Most people at the RCA actually have a background in engineering

K: And how has it been working on healthcare design as someone who trained at RCA? Does it have some unique challenges that you weren’t expecting?

M: First of all, a common misconception about the RCA is that it is all fine art. Around 80% is design and in fact everyone here has some kind of background in engineering or industrial design. In terms of working in healthcare, I’ve been working in the field for the past ten years but it certainly does have its own problems. There’s a lot of bureaucracy and regulation and this makes progress difficult. Being embedded in the hospital does help on this front as this streamlines the process somewhat. This is one of the reasons we don’t deal with surgical instruments.

Another problem with hospitals is that, because of their organisation, it’s really difficult to bring in widespread change. They aren’t like a supermarket chain where each individual shop has the same format so changes can very easily be implemented across the board. A hospital’s more like a collection of little corner shops, each one slightly different, each with a different managerial structure that needs to be approached separately. This is what wards are like let alone hospitals, trusts and the NHS as a whole so you can imagine some of the problems faced when trying to bring change.

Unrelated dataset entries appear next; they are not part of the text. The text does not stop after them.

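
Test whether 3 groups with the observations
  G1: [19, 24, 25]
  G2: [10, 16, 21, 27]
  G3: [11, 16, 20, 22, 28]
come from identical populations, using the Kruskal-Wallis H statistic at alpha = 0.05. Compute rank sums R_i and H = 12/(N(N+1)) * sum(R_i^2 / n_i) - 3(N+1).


Step 1: Combine all N = 12 observations and assign midranks.
sorted (value, group, rank): (10,G2,1), (11,G3,2), (16,G2,3.5), (16,G3,3.5), (19,G1,5), (20,G3,6), (21,G2,7), (22,G3,8), (24,G1,9), (25,G1,10), (27,G2,11), (28,G3,12)
Step 2: Sum ranks within each group.
R_1 = 24 (n_1 = 3)
R_2 = 22.5 (n_2 = 4)
R_3 = 31.5 (n_3 = 5)
Step 3: H = 12/(N(N+1)) * sum(R_i^2/n_i) - 3(N+1)
     = 12/(12*13) * (24^2/3 + 22.5^2/4 + 31.5^2/5) - 3*13
     = 0.076923 * 517.013 - 39
     = 0.770192.
Step 4: Ties present; correction factor C = 1 - 6/(12^3 - 12) = 0.996503. Corrected H = 0.770192 / 0.996503 = 0.772895.
Step 5: Under H0, H ~ chi^2(2); p-value = 0.679466.
Step 6: alpha = 0.05. fail to reject H0.

H = 0.7729, df = 2, p = 0.679466, fail to reject H0.


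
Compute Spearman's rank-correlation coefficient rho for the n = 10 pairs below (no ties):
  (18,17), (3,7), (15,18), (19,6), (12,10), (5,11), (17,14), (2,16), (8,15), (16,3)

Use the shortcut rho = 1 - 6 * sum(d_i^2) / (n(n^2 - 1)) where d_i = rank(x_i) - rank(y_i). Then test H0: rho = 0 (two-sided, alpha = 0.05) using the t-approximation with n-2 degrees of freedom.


Step 1: Rank x and y separately (midranks; no ties here).
rank(x): 18->9, 3->2, 15->6, 19->10, 12->5, 5->3, 17->8, 2->1, 8->4, 16->7
rank(y): 17->9, 7->3, 18->10, 6->2, 10->4, 11->5, 14->6, 16->8, 15->7, 3->1
Step 2: d_i = R_x(i) - R_y(i); compute d_i^2.
  (9-9)^2=0, (2-3)^2=1, (6-10)^2=16, (10-2)^2=64, (5-4)^2=1, (3-5)^2=4, (8-6)^2=4, (1-8)^2=49, (4-7)^2=9, (7-1)^2=36
sum(d^2) = 184.
Step 3: rho = 1 - 6*184 / (10*(10^2 - 1)) = 1 - 1104/990 = -0.115152.
Step 4: Under H0, t = rho * sqrt((n-2)/(1-rho^2)) = -0.3279 ~ t(8).
Step 5: Two-sided p-value from the t-distribution with 8 df = 0.751420.
Step 6: alpha = 0.05. fail to reject H0.

rho = -0.1152, p = 0.751420, fail to reject H0 at alpha = 0.05.


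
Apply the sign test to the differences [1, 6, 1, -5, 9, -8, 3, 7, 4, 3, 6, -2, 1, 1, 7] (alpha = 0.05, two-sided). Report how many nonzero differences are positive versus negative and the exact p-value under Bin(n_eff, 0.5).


Step 1: Discard zero differences. Original n = 15; n_eff = number of nonzero differences = 15.
Nonzero differences (with sign): +1, +6, +1, -5, +9, -8, +3, +7, +4, +3, +6, -2, +1, +1, +7
Step 2: Count signs: positive = 12, negative = 3.
Step 3: Under H0: P(positive) = 0.5, so the number of positives S ~ Bin(15, 0.5).
Step 4: Two-sided exact p-value = sum of Bin(15,0.5) probabilities at or below the observed probability = 0.035156.
Step 5: alpha = 0.05. reject H0.

n_eff = 15, pos = 12, neg = 3, p = 0.035156, reject H0.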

K: Finally, I wanted to ask you a little bit about the future and what you think it holds for HELIX. You talked briefly about wanting a greater international focus to HELIX, are there any other plans you have for the centre?

M: That’s definitely a key part of what we want to be doing as we go forward. If you look at the Mayo Clinic’s Center for Innovation in the US, they do a similar thing to us but mostly focus on creating designs for their own clinic so I feel being part of IGHI with its global perspective means we are doing something new. When I visited there five years ago, they were as small as we are currently but now employ around 30 designers. So I’m optimistic for the future! Also, as we roll out our products and earn some money, we’re hoping to become more financially self-sufficient so we don’t have to rely on outside funding. I think this will be a key step for us and hopefully help drive even more design innovation. So it’s an exciting time at the moment in the centre with a lot of change ahead!